1. Pramipexole is used alone or with other medications to treat Parkinson's disease. It can improve your ability to move and decrease shakiness (tremor), stiffness, slowed movement, and unsteadiness. It may also decrease the number of episodes of not being able to move ("on-off syndrome").
2. Pramipexole is also used to treat a certain medical condition (restless legs syndrome - RLS) that causes an unusual urge to move the legs. Symptoms usually occur at night along with uncomfortable/unpleasant feelings in the legs. This medication can decrease these symptoms and thereby improve sleep.

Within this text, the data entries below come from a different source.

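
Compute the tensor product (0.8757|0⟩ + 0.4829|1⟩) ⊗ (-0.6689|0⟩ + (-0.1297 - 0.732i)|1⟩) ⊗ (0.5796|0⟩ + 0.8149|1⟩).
-0.3395|000⟩ - 0.4773|001⟩ + (-0.06583 - 0.3715i)|010⟩ + (-0.09255 - 0.5224i)|011⟩ - 0.1872|100⟩ - 0.2632|101⟩ + (-0.0363 - 0.2049i)|110⟩ + (-0.05104 - 0.2881i)|111⟩

amp(|b₁b₂…⟩) = product of the factor amplitudes for bits b₁, b₂, …; only kets whose every factor amplitude is nonzero survive.
|000⟩: (0.8757)(-0.6689)(0.5796) = -0.3395
|001⟩: (0.8757)(-0.6689)(0.8149) = -0.4773
|010⟩: (0.8757)(-0.1297 - 0.732i)(0.5796) = (-0.06583 - 0.3715i)
|011⟩: (0.8757)(-0.1297 - 0.732i)(0.8149) = (-0.09255 - 0.5224i)
|100⟩: (0.4829)(-0.6689)(0.5796) = -0.1872
|101⟩: (0.4829)(-0.6689)(0.8149) = -0.2632
|110⟩: (0.4829)(-0.1297 - 0.732i)(0.5796) = (-0.0363 - 0.2049i)
|111⟩: (0.4829)(-0.1297 - 0.732i)(0.8149) = (-0.05104 - 0.2881i)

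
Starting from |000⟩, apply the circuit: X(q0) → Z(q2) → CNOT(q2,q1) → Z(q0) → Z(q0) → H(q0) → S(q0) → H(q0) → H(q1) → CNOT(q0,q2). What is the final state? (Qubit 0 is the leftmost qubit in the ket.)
(1/√8 - (1/√8)i)|000⟩ + (1/√8 - (1/√8)i)|010⟩ + (1/√8 + (1/√8)i)|101⟩ + (1/√8 + (1/√8)i)|111⟩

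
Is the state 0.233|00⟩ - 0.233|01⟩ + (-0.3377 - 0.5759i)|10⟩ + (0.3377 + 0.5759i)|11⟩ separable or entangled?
Separable

Writing the state as a|00⟩ + b|01⟩ + c|10⟩ + d|11⟩, it is a product state iff ad − bc = 0.
Here (a, b, c, d) = (0.233, -0.233, (-0.3377 - 0.5759i), (0.3377 + 0.5759i)): ad − bc = (0.233)(0.3377 + 0.5759i) − (-0.233)(-0.3377 - 0.5759i) = 0, so the state is separable.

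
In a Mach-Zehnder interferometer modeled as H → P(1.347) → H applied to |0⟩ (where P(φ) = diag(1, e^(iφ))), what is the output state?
(0.611 + 0.4875i)|0⟩ + (0.389 - 0.4875i)|1⟩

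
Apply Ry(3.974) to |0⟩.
-0.4043|0⟩ + 0.9146|1⟩

Ry(3.974) = [[cos(θ/2), −sin(θ/2)], [sin(θ/2), cos(θ/2)]]; θ = 3.974, cos(θ/2) ≈ -0.404291, sin(θ/2) ≈ 0.91463.
With a = amp(|0⟩) = 1 and b = amp(|1⟩) = 0:
new amp(|0⟩) = (-0.404291)·a + (-0.91463)·b = -0.4043
new amp(|1⟩) = (0.91463)·a + (-0.404291)·b = 0.9146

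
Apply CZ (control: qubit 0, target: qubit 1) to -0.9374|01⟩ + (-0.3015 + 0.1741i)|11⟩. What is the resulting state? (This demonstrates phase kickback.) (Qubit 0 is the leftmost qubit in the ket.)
-0.9374|01⟩ + (0.3015 - 0.1741i)|11⟩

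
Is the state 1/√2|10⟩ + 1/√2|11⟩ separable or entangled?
Separable

Writing the state as a|00⟩ + b|01⟩ + c|10⟩ + d|11⟩, it is a product state iff ad − bc = 0.
Here (a, b, c, d) = (0, 0, 1/√2, 1/√2): ad − bc = (0)(1/√2) − (0)(1/√2) = 0, so the state is separable.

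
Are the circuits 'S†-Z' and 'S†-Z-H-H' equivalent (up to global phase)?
Yes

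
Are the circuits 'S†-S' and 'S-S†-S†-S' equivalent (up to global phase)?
Yes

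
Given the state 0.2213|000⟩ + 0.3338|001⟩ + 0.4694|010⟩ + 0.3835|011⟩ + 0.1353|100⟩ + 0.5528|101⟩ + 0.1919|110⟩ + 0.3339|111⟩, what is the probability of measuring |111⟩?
0.1115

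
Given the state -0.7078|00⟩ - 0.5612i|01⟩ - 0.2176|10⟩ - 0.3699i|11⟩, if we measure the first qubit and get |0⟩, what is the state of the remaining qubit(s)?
-0.7836|0⟩ - 0.6213i|1⟩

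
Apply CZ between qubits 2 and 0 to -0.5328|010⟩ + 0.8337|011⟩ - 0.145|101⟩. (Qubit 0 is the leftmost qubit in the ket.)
-0.5328|010⟩ + 0.8337|011⟩ + 0.145|101⟩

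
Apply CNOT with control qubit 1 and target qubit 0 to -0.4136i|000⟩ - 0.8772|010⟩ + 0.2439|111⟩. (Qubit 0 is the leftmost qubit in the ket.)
-0.4136i|000⟩ + 0.2439|011⟩ - 0.8772|110⟩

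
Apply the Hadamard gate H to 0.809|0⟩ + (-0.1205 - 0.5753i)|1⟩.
(0.4868 - 0.4068i)|0⟩ + (0.6573 + 0.4068i)|1⟩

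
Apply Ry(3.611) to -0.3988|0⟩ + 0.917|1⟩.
-0.7991|0⟩ - 0.6011|1⟩

Ry(3.611) = [[cos(θ/2), −sin(θ/2)], [sin(θ/2), cos(θ/2)]]; θ = 3.611, cos(θ/2) ≈ -0.232555, sin(θ/2) ≈ 0.972583.
With a = amp(|0⟩) = -0.3988 and b = amp(|1⟩) = 0.917:
new amp(|0⟩) = (-0.232555)·a + (-0.972583)·b = -0.7991
new amp(|1⟩) = (0.972583)·a + (-0.232555)·b = -0.6011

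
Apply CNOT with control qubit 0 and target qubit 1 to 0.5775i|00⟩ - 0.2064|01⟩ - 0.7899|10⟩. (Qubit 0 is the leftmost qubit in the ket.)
0.5775i|00⟩ - 0.2064|01⟩ - 0.7899|11⟩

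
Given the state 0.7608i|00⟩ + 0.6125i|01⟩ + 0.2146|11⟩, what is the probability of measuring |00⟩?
0.5788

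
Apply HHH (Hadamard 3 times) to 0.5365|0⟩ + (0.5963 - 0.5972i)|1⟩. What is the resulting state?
(0.801 - 0.4223i)|0⟩ + (-0.04228 + 0.4223i)|1⟩

H² = I, so H^3 = H: a single Hadamard. With (a, b) = (0.5365, (0.5963 - 0.5972i)), H gives ((a + b)/√2, (a − b)/√2) = ((0.801 - 0.4223i), (-0.04228 + 0.4223i)).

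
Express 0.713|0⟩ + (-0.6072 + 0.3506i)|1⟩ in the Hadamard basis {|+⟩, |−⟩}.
(0.07481 + 0.2479i)|+⟩ + (0.9335 - 0.2479i)|−⟩

With |ψ⟩ = α|0⟩ + β|1⟩, the Hadamard-basis coefficients are ⟨+|ψ⟩ = (α + β)/√2 and ⟨−|ψ⟩ = (α − β)/√2.
Here α = 0.713, β = (-0.6072 + 0.3506i): (α + β)/√2 = (0.07481 + 0.2479i), (α − β)/√2 = (0.9335 - 0.2479i).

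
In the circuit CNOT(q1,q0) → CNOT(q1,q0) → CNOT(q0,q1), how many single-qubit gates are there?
0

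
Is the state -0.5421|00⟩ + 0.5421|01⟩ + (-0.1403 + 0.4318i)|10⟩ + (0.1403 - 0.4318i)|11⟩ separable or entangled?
Separable

Writing the state as a|00⟩ + b|01⟩ + c|10⟩ + d|11⟩, it is a product state iff ad − bc = 0.
Here (a, b, c, d) = (-0.5421, 0.5421, (-0.1403 + 0.4318i), (0.1403 - 0.4318i)): ad − bc = (-0.5421)(0.1403 - 0.4318i) − (0.5421)(-0.1403 + 0.4318i) = 0, so the state is separable.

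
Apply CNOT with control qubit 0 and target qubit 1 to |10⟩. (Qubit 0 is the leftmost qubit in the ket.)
|11⟩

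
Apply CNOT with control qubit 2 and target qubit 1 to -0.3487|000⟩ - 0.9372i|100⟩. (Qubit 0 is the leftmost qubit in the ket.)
-0.3487|000⟩ - 0.9372i|100⟩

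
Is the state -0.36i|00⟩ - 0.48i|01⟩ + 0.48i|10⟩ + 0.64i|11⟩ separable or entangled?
Separable

Writing the state as a|00⟩ + b|01⟩ + c|10⟩ + d|11⟩, it is a product state iff ad − bc = 0.
Here (a, b, c, d) = (-0.36i, -0.48i, 0.48i, 0.64i): ad − bc = (-0.36i)(0.64i) − (-0.48i)(0.48i) = 0, so the state is separable.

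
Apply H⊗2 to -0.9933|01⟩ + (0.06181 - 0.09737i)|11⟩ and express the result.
(-0.4657 - 0.04869i)|00⟩ + (0.4657 + 0.04869i)|01⟩ + (-0.5276 + 0.04869i)|10⟩ + (0.5276 - 0.04869i)|11⟩

H⊗2 gives amp(|y⟩) = (1/2) Σ_x (−1)^(x·y) amp(|x⟩), where x·y is the number of positions in which both x and y have a 1.
|00⟩: (-0.9933 + (0.06181 - 0.09737i))/2 = (-0.4657 - 0.04869i)
|01⟩: (0.9933 - (0.06181 - 0.09737i))/2 = (0.4657 + 0.04869i)
|10⟩: (-0.9933 - (0.06181 - 0.09737i))/2 = (-0.5276 + 0.04869i)
|11⟩: (0.9933 + (0.06181 - 0.09737i))/2 = (0.5276 - 0.04869i)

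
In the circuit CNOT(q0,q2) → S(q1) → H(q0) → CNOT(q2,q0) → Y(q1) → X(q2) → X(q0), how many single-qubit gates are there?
5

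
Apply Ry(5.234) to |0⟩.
-0.8655|0⟩ + 0.5009|1⟩

Ry(5.234) = [[cos(θ/2), −sin(θ/2)], [sin(θ/2), cos(θ/2)]]; θ = 5.234, cos(θ/2) ≈ -0.865528, sin(θ/2) ≈ 0.50086.
With a = amp(|0⟩) = 1 and b = amp(|1⟩) = 0:
new amp(|0⟩) = (-0.865528)·a + (-0.50086)·b = -0.8655
new amp(|1⟩) = (0.50086)·a + (-0.865528)·b = 0.5009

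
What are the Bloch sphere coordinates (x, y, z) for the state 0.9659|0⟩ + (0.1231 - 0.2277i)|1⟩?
(0.2378, -0.4399, 0.866)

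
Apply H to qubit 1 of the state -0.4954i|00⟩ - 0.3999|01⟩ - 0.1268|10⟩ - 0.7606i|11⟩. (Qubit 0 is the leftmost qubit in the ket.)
(-0.2828 - 0.3503i)|00⟩ + (0.2828 - 0.3503i)|01⟩ + (-0.08966 - 0.5378i)|10⟩ + (-0.08966 + 0.5378i)|11⟩

H on qubit 1 mixes each pair of kets that differ only in qubit 1: amplitudes (a, b) of (|…0…⟩, |…1…⟩) become ((a + b)/√2, (a − b)/√2). Kets absent from the input have amplitude 0.
(|00⟩, |01⟩): (a, b) = (-0.4954i, -0.3999) → ((-0.2828 - 0.3503i), (0.2828 - 0.3503i))
(|10⟩, |11⟩): (a, b) = (-0.1268, -0.7606i) → ((-0.08966 - 0.5378i), (-0.08966 + 0.5378i))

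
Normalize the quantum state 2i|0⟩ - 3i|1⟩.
0.5547i|0⟩ - 0.8321i|1⟩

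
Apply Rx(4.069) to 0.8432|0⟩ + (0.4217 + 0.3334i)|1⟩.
(-0.07894 - 0.3772i)|0⟩ + (-0.1886 - 0.9033i)|1⟩

Rx(4.069) = [[cos(θ/2), −i·sin(θ/2)], [−i·sin(θ/2), cos(θ/2)]]; θ = 4.069, cos(θ/2) ≈ -0.447264, sin(θ/2) ≈ 0.894402.
With a = amp(|0⟩) = 0.8432 and b = amp(|1⟩) = (0.4217 + 0.3334i):
new amp(|0⟩) = (-0.447264)·a + (-0.894402i)·b = (-0.07894 - 0.3772i)
new amp(|1⟩) = (-0.894402i)·a + (-0.447264)·b = (-0.1886 - 0.9033i)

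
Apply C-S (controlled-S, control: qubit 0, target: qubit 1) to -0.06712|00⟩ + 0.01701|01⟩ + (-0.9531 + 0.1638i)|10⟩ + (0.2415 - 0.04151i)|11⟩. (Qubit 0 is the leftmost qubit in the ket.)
-0.06712|00⟩ + 0.01701|01⟩ + (-0.9531 + 0.1638i)|10⟩ + (0.04151 + 0.2415i)|11⟩

C-S leaves the control-|0⟩ kets |00⟩, |01⟩ unchanged and applies S to qubit 1 on the control-|1⟩ pair (|10⟩, |11⟩).
S = [[1, 0], [0, i]].
With a = amp(|10⟩) = (-0.9531 + 0.1638i) and b = amp(|11⟩) = (0.2415 - 0.04151i):
new amp(|10⟩) = (1)·a = (-0.9531 + 0.1638i)
new amp(|11⟩) = (i)·b = (0.04151 + 0.2415i)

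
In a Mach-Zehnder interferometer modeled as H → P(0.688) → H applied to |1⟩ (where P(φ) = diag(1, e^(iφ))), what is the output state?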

It is also sometimes used off label as a treatment for cluster headache and to counteract the problems with sexual dysfunction experienced by some users of the selective serotonin reuptake inhibitor (SSRI) antidepressants. Pramipexole has shown robust effects on pilot studies in a placebo-controlled proof of concept study in bipolar disorder. It is also being investigated for the treatment of clinical depression and fibromyalgia.